Во-вторых, Прилепин дает собственную оценку давно канонизированным в обывательском сознании личностям, и делает это не только убедительно, но и зло, жестко, как когда-то тот же Лимонов. Например, Лимонов называл Сальвадора Дали бездарным эксцентриком и пошляком, вкус которому часто изменял. Прилепин называет покойного Виктора Астафьева взгальным, подлым, злым и раздражительным человеком, сыплющего бесконечные проклятия советской власти. Но вместе с тем Мариенгофа и Проханова автор преподносит так, что хочется немедленно прочесть все ими написанное – и стихи, и роман «Циники» Мариенгофа, и Прохановские вещи – от «Дерева в центре Кабула», до «Пятой колонны» и «Теплохода «Иосиф Бродский».
В-третьих, как и в прежних своих произведениях, Захар не перестает размахивать красной тряпкой перед чудовищными мордами кремлевских жителей и бредить революцией. Благоговейно вспоминает Болотникова, Пугачева, Разина. Но автор уже не так убедителен, как прежде. И если в его романе «Санькя» веришь до последней страницы всему, что происходит с героем, проводишь параллели с автором, веришь в его светлые идеалы и понимаешь, что трупы на фонарных столбах, баррикады на столичных улицах и революционные, пахнущие порохом преобразования – не за горами, то в новой книге Прилепин неубедителен. Одна из глав, то бишь одно из эссе, так и называется: «Мещанство приятное и последовательное». Автор любит и лелеет свое мещанство. Вместо того чтобы, как лимоновские нацболы, закидывать яйцами кремлевских чудовищ, вместо того, чтобы шалаш в Шушенском, вместо того, чтобы прятать, как сицилиец Джулиано, лупару под курткой, вместо того, чтобы явки и пароли, вместо всего этого – тяжелые замки в доме, собака во дворе, пышные кресла, люстра, бар, собственная фирма с батраками, большая буржуйская машина, в которую так приятно усесться с пакетами, коробками, свертками и детьми после путешествия по многоэтажному торговому центру. И неудивительно, что он бережет свой уголок с канарейкой, и чувство собственности развито у него замечательно, и в случае опасности он готов взять лом, кол и дрын и снести любой напасти наглую башку. Пой, моя канареечка, никто тебя не тронет. Автор горло готов перегрызть за своих мещенят и мещанку, и придумал себе определение, что он не простой, а последовательный, принципиальный и мыслящий мещанин. И грозится первым открыть ворота, если буйные да вольные придут под стены города.
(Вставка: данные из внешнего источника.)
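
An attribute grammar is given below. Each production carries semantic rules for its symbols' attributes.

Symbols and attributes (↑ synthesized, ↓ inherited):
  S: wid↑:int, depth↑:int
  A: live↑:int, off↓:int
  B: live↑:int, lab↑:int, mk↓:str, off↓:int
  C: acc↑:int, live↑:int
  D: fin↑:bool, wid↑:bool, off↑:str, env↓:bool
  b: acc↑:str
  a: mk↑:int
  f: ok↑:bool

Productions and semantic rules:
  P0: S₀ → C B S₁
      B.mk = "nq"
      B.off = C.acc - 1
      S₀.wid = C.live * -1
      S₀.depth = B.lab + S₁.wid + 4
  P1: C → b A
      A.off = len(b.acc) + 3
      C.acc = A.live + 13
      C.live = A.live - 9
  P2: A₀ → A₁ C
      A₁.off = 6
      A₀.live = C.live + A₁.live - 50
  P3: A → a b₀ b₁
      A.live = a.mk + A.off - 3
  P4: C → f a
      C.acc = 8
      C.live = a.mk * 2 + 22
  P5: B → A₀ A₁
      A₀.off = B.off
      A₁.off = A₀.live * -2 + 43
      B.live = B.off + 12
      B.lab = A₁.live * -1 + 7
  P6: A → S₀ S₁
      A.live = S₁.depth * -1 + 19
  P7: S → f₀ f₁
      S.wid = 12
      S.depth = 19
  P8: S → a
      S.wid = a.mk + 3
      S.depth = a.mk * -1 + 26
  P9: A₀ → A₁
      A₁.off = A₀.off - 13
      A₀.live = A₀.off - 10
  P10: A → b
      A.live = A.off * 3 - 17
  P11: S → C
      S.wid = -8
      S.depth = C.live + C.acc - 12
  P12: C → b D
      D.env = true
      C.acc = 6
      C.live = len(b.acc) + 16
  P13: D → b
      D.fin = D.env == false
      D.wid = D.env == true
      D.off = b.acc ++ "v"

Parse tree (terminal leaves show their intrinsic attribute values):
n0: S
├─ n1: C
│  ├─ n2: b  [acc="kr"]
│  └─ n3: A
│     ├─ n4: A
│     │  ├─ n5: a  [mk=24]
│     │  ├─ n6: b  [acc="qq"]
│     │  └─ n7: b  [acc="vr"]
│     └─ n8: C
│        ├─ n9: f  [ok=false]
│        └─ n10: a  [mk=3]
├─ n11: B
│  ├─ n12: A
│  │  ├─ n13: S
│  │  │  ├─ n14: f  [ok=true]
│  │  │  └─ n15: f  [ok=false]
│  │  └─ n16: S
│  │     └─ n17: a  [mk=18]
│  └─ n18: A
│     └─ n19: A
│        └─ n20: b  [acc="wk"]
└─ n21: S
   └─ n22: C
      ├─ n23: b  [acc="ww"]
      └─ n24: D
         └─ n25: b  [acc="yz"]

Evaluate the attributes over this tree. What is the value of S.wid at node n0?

4

1. n2.acc = "kr"  [terminal]
2. n3.off = 5  [len(b.acc) + 3]
3. n4.off = 6  [6]
4. n5.mk = 24  [terminal]
5. n6.acc = "qq"  [terminal]
6. n7.acc = "vr"  [terminal]
7. n4.live = 27  [a.mk + A.off - 3]
8. n9.ok = false  [terminal]
9. n10.mk = 3  [terminal]
10. n8.acc = 8  [8]
11. n8.live = 28  [a.mk * 2 + 22]
12. n3.live = 5  [C.live + A₁.live - 50]
13. n1.acc = 18  [A.live + 13]
14. n1.live = -4  [A.live - 9]
15. n11.mk = "nq"  ["nq"]
16. n11.off = 17  [C.acc - 1]
17. n12.off = 17  [B.off]
18. n14.ok = true  [terminal]
19. n15.ok = false  [terminal]
20. n13.wid = 12  [12]
21. n13.depth = 19  [19]
22. n17.mk = 18  [terminal]
23. n16.wid = 21  [a.mk + 3]
24. n16.depth = 8  [a.mk * -1 + 26]
25. n12.live = 11  [S₁.depth * -1 + 19]
26. n18.off = 21  [A₀.live * -2 + 43]
27. n19.off = 8  [A₀.off - 13]
28. n20.acc = "wk"  [terminal]
29. n19.live = 7  [A.off * 3 - 17]
30. n18.live = 11  [A₀.off - 10]
31. n11.live = 29  [B.off + 12]
32. n11.lab = -4  [A₁.live * -1 + 7]
33. n23.acc = "ww"  [terminal]
34. n24.env = true  [true]
35. n25.acc = "yz"  [terminal]
36. n24.fin = false  [D.env == false]
37. n24.wid = true  [D.env == true]
38. n24.off = "yzv"  [b.acc ++ "v"]
39. n22.acc = 6  [6]
40. n22.live = 18  [len(b.acc) + 16]
41. n21.wid = -8  [-8]
42. n21.depth = 12  [C.live + C.acc - 12]
43. n0.wid = 4  [C.live * -1]
44. n0.depth = -8  [B.lab + S₁.wid + 4]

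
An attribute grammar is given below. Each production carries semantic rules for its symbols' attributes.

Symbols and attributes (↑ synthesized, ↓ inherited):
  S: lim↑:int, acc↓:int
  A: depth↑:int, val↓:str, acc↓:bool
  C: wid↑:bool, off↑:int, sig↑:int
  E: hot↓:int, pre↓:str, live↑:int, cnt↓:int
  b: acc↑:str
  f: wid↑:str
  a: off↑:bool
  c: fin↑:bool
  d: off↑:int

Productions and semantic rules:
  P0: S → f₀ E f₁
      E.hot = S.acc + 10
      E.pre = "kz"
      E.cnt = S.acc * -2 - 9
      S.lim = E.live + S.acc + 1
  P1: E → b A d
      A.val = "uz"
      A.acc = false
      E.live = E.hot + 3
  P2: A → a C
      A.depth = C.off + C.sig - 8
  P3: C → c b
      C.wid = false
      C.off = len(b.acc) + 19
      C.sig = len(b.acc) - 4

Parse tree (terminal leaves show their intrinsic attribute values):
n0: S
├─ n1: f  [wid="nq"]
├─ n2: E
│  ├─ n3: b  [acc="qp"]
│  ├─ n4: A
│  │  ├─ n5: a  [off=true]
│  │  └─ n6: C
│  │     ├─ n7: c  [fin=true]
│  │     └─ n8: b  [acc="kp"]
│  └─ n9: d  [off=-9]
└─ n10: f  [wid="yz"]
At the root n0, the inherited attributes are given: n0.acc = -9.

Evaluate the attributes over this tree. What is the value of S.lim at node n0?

-4

1. n0.acc = -9  [given at root]
2. n1.wid = "nq"  [terminal]
3. n2.hot = 1  [S.acc + 10]
4. n2.pre = "kz"  ["kz"]
5. n2.cnt = 9  [S.acc * -2 - 9]
6. n3.acc = "qp"  [terminal]
7. n4.val = "uz"  ["uz"]
8. n4.acc = false  [false]
9. n5.off = true  [terminal]
10. n7.fin = true  [terminal]
11. n8.acc = "kp"  [terminal]
12. n6.wid = false  [false]
13. n6.off = 21  [len(b.acc) + 19]
14. n6.sig = -2  [len(b.acc) - 4]
15. n4.depth = 11  [C.off + C.sig - 8]
16. n9.off = -9  [terminal]
17. n2.live = 4  [E.hot + 3]
18. n10.wid = "yz"  [terminal]
19. n0.lim = -4  [E.live + S.acc + 1]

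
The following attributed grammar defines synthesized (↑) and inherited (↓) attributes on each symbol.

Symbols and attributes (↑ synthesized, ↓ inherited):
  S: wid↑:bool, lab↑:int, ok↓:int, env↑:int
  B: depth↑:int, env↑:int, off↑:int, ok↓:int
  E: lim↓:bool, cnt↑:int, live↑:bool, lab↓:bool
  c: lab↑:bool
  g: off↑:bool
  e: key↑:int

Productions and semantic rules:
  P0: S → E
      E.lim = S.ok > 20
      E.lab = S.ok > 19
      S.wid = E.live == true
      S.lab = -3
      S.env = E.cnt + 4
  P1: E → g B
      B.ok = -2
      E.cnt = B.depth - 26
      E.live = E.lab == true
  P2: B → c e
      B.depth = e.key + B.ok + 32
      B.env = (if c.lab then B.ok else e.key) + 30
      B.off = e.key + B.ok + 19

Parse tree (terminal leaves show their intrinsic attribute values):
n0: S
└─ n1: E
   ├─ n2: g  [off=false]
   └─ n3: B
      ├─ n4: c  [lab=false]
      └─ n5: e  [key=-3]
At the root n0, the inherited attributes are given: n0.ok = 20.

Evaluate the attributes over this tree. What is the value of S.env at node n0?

1. n0.ok = 20  [given at root]
2. n1.lim = false  [S.ok > 20]
3. n1.lab = true  [S.ok > 19]
4. n2.off = false  [terminal]
5. n3.ok = -2  [-2]
6. n4.lab = false  [terminal]
7. n5.key = -3  [terminal]
8. n3.depth = 27  [e.key + B.ok + 32]
9. n3.env = 27  [(if c.lab then B.ok else e.key) + 30]
10. n3.off = 14  [e.key + B.ok + 19]
11. n1.cnt = 1  [B.depth - 26]
12. n1.live = true  [E.lab == true]
13. n0.wid = true  [E.live == true]
14. n0.lab = -3  [-3]
15. n0.env = 5  [E.cnt + 4]

5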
Конечно, здесь ясно, что автор лукавит и никогда не пойдет открывать те ворота. Буйные да вольные не приходят, чтобы деликатно, дабы не потревожить спящую канарейку, постучать в твою мещанскую добротную дверь с тяжелыми замками. Буйные да вольные громыхают каблуками в твоем дворе бесцеремонно, по-хозяйски, страшно бряцают оружием, плевать им на кол с дрыном. Пес твой уже лежит в луже крови, трещат тяжелые замки, повсюду горят буржуйские авто, и сотни мещанок и мещенят болтаются на фонарных столбах рядом с кремлевскими чудовищами, как символ уходящей эпохи. Игры закончились. Добро пожаловать на баррикады. На чьей стороне выступит мещанство вкупе с автором, время покажет. Когда мы провалимся в тартарары.
Закрывая книгу, снова видишь фото автора. И теперь, по прочтении, сходство с Абрамовичем кажется все более символичным. Если картинку увеличить, на заднем плане можно увидеть пока еще не фонари с висельниками, не костры из буржуйских авто, Там белоснежная яхта, покачивающаяся в тихих водах мещанского быта.